A Different Perspective


According to Earwood, some credit unions aren’t ready culturally to fully embrace their data. “Where we typically find customers now are credit unions that aren't afraid to learn about revenue, aren't afraid to ask about revenue,” he said. “They want to do something different with their data. I would even argue that profitability isn't a bad word at their credit union. They want to use their data to take better care of their members, to provide a better return so they can do more for their members.”


“Everybody knows to look at their balance sheet,” noted Decker, who next offered hypothetical questions. “So are my loans increasing or decreasing, or are my deposits increasing or decreasing, but what does that mean?” He said that the tools provided by White Clay allow the credit union to drill down several layers to examine the true cause of any situation. For example, he addressed the topic of growing membership.

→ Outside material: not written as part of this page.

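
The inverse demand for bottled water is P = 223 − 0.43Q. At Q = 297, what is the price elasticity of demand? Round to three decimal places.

-0.746

At Q = 297, P = 223 − 0.43(297) = 95.29.
dP/dQ = −0.43, so dQ/dP = 1/(−0.43) = -2.326.
ε = (dQ/dP)(P/Q) = (-2.326)(95.29/297).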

“Everybody wants to grow membership, but things are tough,” said Decker. “We're going to try and at least hold membership flat, but we're in a declining population. We can look one level under that and say, okay, we had 1% membership growth, but we had attrition of 8% and new acquisition of 9% and that netted us to that 1%. Maybe if we just knocked attrition down a little bit, we could grow membership more. Or maybe we can’t do any better than 8% attrition and need to focus on member acquisition.”


A Better Member Experience


Asked by Finopotamus how this approach to data affects the member experience, Decker pointed to staffing as one key area. “We're looking at transactions, we're looking at activity through White Clay at a branch level or from a channel level,” he explained. “We just implemented a digital branch where we've assigned members that have no in-person branch activity in the last year. Using White Clay, we can say, here's all our members that are assigned to the digital branch and the activity that's going on there. And we can say, wow, look at the volume of members that are in that digital-only footprint and look at the activity that's going on.” He said that this analysis led to assigning two additional FTEs (full-time equivalents) to the digital branch, resulting in better service for the members who use the digital branch.

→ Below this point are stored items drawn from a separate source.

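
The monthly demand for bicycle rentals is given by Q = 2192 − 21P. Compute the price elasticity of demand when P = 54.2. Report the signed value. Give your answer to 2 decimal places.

-1.08

At P = 54.2, Q = 1053.800.
dQ/dP = −21.
ε = (dQ/dP)(P/Q) = (-21)(54.2/1053.800).
|ε| > 1, so demand is elastic at this price.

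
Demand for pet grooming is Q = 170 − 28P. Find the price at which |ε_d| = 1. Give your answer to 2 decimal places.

For linear demand Q = a − bP, ε = −bP/(a − bP). |ε| = 1 when bP = a − bP, i.e. P = a/(2b).
P = 170/(2·28) = 170/56 = 3.0357.

3.04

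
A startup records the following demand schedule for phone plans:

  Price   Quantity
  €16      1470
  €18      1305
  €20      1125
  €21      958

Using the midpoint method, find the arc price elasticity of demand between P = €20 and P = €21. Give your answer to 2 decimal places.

At P = 20, Q = 1125; at P = 21, Q = 958.
ΔQ = -167, ΔP = 1. Midpoints: P̄ = 20.50, Q̄ = 1041.5.
ε = (ΔQ/ΔP)(P̄/Q̄) = (-167/1)(20.50/1041.5).

-3.29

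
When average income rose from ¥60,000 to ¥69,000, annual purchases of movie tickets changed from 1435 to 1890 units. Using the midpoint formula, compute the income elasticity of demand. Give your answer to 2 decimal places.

1.96

ΔQ = 455, ΔI = 9000. Midpoints: Ī = 64,500, Q̄ = 1662.5.
ε_I = (ΔQ/ΔI)(Ī/Q̄) = (455/9000)(64500/1662.5).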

“I don't know of any of our clients where the customer or member sees our application, but we do provide a bunch of information that has an impact on the member experience,” added Earwood. “For example, at Financial Plus, we've been able to separate out all the indirect customers, meaning the customers who have an indirect loan but don't have the other parts of the relationship. We can put those in a separate bucket so that way you can start to engage your members accordingly to build a stronger relationship.”

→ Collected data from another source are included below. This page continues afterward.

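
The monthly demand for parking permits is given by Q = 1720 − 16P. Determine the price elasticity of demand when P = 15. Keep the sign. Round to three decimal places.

At P = 15, Q = 1480.
dQ/dP = −16.
ε = (dQ/dP)(P/Q) = (-16)(15/1480).
|ε| < 1, so demand is inelastic at this price.

-0.162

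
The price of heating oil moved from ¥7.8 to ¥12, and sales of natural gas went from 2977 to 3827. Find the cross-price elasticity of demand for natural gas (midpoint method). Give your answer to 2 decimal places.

0.59

ΔQ_x = 3827 − 2977 = 850; ΔP_y = 12 − 7.8 = 4.2.
Midpoints: P̄_y = 9.90, Q̄_x = 3402.0.
ε_xy = (ΔQ_x/ΔP_y)(P̄_y/Q̄_x) = (850/4.2)(9.90/3402.0).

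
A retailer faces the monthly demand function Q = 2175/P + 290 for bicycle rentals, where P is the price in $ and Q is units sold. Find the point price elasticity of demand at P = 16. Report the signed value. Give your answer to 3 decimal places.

-0.319

At P = 16, Q = 425.938.
dQ/dP = −2175/P² = -8.496.
ε = (dQ/dP)(P/Q) = (-8.496)(16/425.938).
|ε| < 1, so demand is inelastic at this price.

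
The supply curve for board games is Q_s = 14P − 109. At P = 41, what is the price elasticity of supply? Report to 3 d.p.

1.234

At P = 41, Q_s = 465.
dQ_s/dP = 14.
ε_s = (dQ_s/dP)(P/Q_s) = (14)(41/465).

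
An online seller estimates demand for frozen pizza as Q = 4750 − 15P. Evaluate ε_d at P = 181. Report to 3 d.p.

-1.334

At P = 181, Q = 2035.
dQ/dP = −15.
ε = (dQ/dP)(P/Q) = (-15)(181/2035).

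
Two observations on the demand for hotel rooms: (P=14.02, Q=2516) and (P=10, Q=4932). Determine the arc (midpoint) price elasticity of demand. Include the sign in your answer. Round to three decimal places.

-1.938

ΔQ = 4932 − 2516 = 2416; ΔP = 10 − 14.02 = -4.02.
Midpoints: P̄ = 12.01, Q̄ = 3724.0.
ε = (ΔQ/ΔP)(P̄/Q̄) = (2416/-4.02)(12.01/3724.0).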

“We’re not just trying to make the credit union the most efficient,” noted Decker “We need to make sure we’re meeting the members’ needs. When they come in through one of our channels, whether that's contact center, online or in person, are we giving them the best experience and are we making the most use of that interaction with them? That's our opportunity to solidify and deepen the relationship and just make sure it's the best experience possible. Having visibility and transparency to the data really helps us do that.”